In my own discipline, I often enjoyed being able to guess what title the authors of a paper would have liked to publish, if the results hadn’t been so unfavourable. That is, the experiment/project was clearly a failure, as judged by it’s original intent, but they were going to publish it any way with a different title. Somehow. Somewhere.
The people who don’t publish bad or disappointing results end up with a thinner CV and possibly no job. Sigh.

John Moore
July 1, 2012 11:28 am

How very interesting that the Plenary Session features the UK’s favourite (?) presenter of the BBC’s Today Programme every morning; he sounds just like he obviously thinks…

michael hart
July 1, 2012 11:59 am

I managed to omit the first two sentences in my previous comment:
I’d support what Henry Clark says about the difficulty in assigning fraud to any particular instance. Proving intent seems very difficult to me.

July 1, 2012 12:03 pm

Forget the scientists, get those crooked (w) bankers.

July 1, 2012 12:11 pm

Fudge factor in UK goes all the way back to mathematician Isaac Newton’s ability to make his experiments seem precisely true by improvising with equinoxes, tides and speed of sound. While he kept to his original data in subsequent re-issues of his famous book “Principia” he finessed it to seem even more exact in proving his theories.

Ally E.
July 1, 2012 2:14 pm

Seriously, reporters need to wake up to what really makes a story.

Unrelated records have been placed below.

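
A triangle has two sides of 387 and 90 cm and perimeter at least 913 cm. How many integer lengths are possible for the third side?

41

Triangle inequality: 297 < x < 477. Perimeter ≥ 913 gives x ≥ 913 − 387 − 90 = 436.
So 436 ≤ x < 477; integers 436 through 476: 41 values.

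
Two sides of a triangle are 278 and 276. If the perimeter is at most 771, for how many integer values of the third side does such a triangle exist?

Triangle inequality: 2 < x < 554. Perimeter ≤ 771 gives x ≤ 771 − 278 − 276 = 217.
So 2 < x ≤ 217; integers 3 through 217: 215 values.

215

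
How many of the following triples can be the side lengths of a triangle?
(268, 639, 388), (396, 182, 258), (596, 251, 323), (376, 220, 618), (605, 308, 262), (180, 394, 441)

(268,388,639): 268+388 > 639 → valid
(182,258,396): 182+258 > 396 → valid
(251,323,596): 251+323 ≤ 596 → not valid
(220,376,618): 220+376 ≤ 618 → not valid
(262,308,605): 262+308 ≤ 605 → not valid
(180,394,441): 180+394 > 441 → valid
3 of the 6 triples form a triangle.

3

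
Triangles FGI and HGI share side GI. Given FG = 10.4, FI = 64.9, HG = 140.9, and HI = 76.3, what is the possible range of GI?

From triangle FGI: |10.4 − 64.9| < GI < 10.4 + 64.9, i.e. 54.5 < GI < 75.3.
From triangle HGI: 64.6 < GI < 217.2.
Both must hold, so GI lies in the intersection.

64.6 < GI < 75.3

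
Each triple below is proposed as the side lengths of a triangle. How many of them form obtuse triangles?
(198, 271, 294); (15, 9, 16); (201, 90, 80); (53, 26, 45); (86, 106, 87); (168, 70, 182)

1

(198,271,294): 198²+271² = 112645 > 86436 = 294² → acute
(15,9,16): 9²+15² = 306 > 256 = 16² → acute
(201,90,80): 80+90 ≤ 201, not a triangle
(53,26,45): 26²+45² = 2701 < 2809 = 53² → obtuse
(86,106,87): 86²+87² = 14965 > 11236 = 106² → acute
(168,70,182): 70²+168² = 33124 = 182² → right
1 of the 6 is obtuse.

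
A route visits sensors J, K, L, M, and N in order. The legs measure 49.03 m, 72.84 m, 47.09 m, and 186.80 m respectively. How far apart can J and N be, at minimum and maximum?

The maximum is all hops collinear in one direction: 49.03 + 72.84 + 47.09 + 186.80 = 355.76.
The longest hop is 186.80; the others sum to 168.96. Folding the others back against it leaves at least 186.80 − 168.96 = 17.84.

17.84 ≤ JN ≤ 355.76 m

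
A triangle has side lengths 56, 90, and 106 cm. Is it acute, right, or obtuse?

right

Compare the square of the longest side to the sum of squares of the other two: 56² + 90² = 11236 = 106².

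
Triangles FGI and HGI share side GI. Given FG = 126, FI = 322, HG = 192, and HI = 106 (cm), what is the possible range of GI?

196 < GI < 298

From triangle FGI: |126 − 322| < GI < 126 + 322, i.e. 196 < GI < 448.
From triangle HGI: 86 < GI < 298.
Both must hold, so GI lies in the intersection.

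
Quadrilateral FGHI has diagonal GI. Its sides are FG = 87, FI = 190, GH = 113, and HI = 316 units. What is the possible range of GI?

From triangle FGI: |87 − 190| < GI < 87 + 190, i.e. 103 < GI < 277.
From triangle HGI: 203 < GI < 429.
Both must hold, so GI lies in the intersection.

203 < GI < 277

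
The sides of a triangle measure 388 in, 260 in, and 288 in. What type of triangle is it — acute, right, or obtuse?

Compare the square of the longest side to the sum of squares of the other two: 260² + 288² = 150544 = 388².

right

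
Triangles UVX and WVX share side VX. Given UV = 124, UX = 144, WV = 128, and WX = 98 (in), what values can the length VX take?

30 < VX < 226

From triangle UVX: |124 − 144| < VX < 124 + 144, i.e. 20 < VX < 268.
From triangle WVX: 30 < VX < 226.
Both must hold, so VX lies in the intersection.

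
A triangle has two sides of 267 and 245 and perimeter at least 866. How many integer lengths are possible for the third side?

Triangle inequality: 22 < x < 512. Perimeter ≥ 866 gives x ≥ 866 − 267 − 245 = 354.
So 354 ≤ x < 512; integers 354 through 511: 158 values.

158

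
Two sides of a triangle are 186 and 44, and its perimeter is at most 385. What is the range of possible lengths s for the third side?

Triangle inequality alone gives 142 < s < 230.
The perimeter condition gives s ≤ 385 − 186 − 44 = 155.
Intersecting the two: 142 < s ≤ 155.

142 < s ≤ 155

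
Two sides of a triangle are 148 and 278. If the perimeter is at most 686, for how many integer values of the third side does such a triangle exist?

Triangle inequality: 130 < x < 426. Perimeter ≤ 686 gives x ≤ 686 − 148 − 278 = 260.
So 130 < x ≤ 260; integers 131 through 260: 130 values.

130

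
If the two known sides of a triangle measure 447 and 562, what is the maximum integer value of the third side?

The third side must be strictly less than 447 + 562 = 1009.
The largest integer below 1009 is 1008.

1008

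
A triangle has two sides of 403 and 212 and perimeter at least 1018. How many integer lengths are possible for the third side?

212

Triangle inequality: 191 < x < 615. Perimeter ≥ 1018 gives x ≥ 1018 − 403 − 212 = 403.
So 403 ≤ x < 615; integers 403 through 614: 212 values.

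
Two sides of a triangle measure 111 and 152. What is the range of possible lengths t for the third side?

41 < t < 263

By the triangle inequality, t must be less than 111 + 152 = 263 and greater than |111 − 152| = 41.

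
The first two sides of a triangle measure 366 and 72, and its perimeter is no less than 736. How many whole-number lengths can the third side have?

140

Triangle inequality: 294 < x < 438. Perimeter ≥ 736 gives x ≥ 736 − 366 − 72 = 298.
So 298 ≤ x < 438; integers 298 through 437: 140 values.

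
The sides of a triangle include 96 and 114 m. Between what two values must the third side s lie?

By the triangle inequality, s must be less than 96 + 114 = 210 and greater than |96 − 114| = 18.

18 < s < 210 (m)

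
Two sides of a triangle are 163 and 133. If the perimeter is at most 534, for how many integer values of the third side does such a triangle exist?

208

Triangle inequality: 30 < x < 296. Perimeter ≤ 534 gives x ≤ 534 − 163 − 133 = 238.
So 30 < x ≤ 238; integers 31 through 238: 208 values.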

They’re eager enough when it comes to following celebrities about, snapping pictures, but when it comes to REAL investigation, they are a tame and timid bunch. Pathetic.

Ian W
July 1, 2012 2:23 pm

One point he made was that institutions are unlikely to fairly investigate allegations of fraud made against their own researchers
As was also stated this is a problem of accountability. There is only one thing that scares an academic establishment and that is removal of accreditation and removal from government funding. It is unfortunate that the policing of these institutions is on an ‘old boy’ network (American ‘good ol’boy network’) where everyone is under threat of their own misdeeds being shown so assists in cover ups and whitewashes. What is needed is an external entity that has the power to remove accreditation or black list individuals and establishments for research grants or government funding that could should the malfeasance be discovered, pull the plug on the establishment. Anything less than that will be shrugged off as the academic snouts go back into the funding trough there is no scientific integrity any more that has been sold to the highest bidder.

Pamela Gray
July 1, 2012 2:34 pm

So timely. Fudging (the addition of data stiffeners) happens all the time. Change a tepid data point to the right or left to match what you want the data to say. Describe wide error bar making data points as outliers and get rid of them in order to undergird the rest of the data. If tests of significance don’t work, use correlations.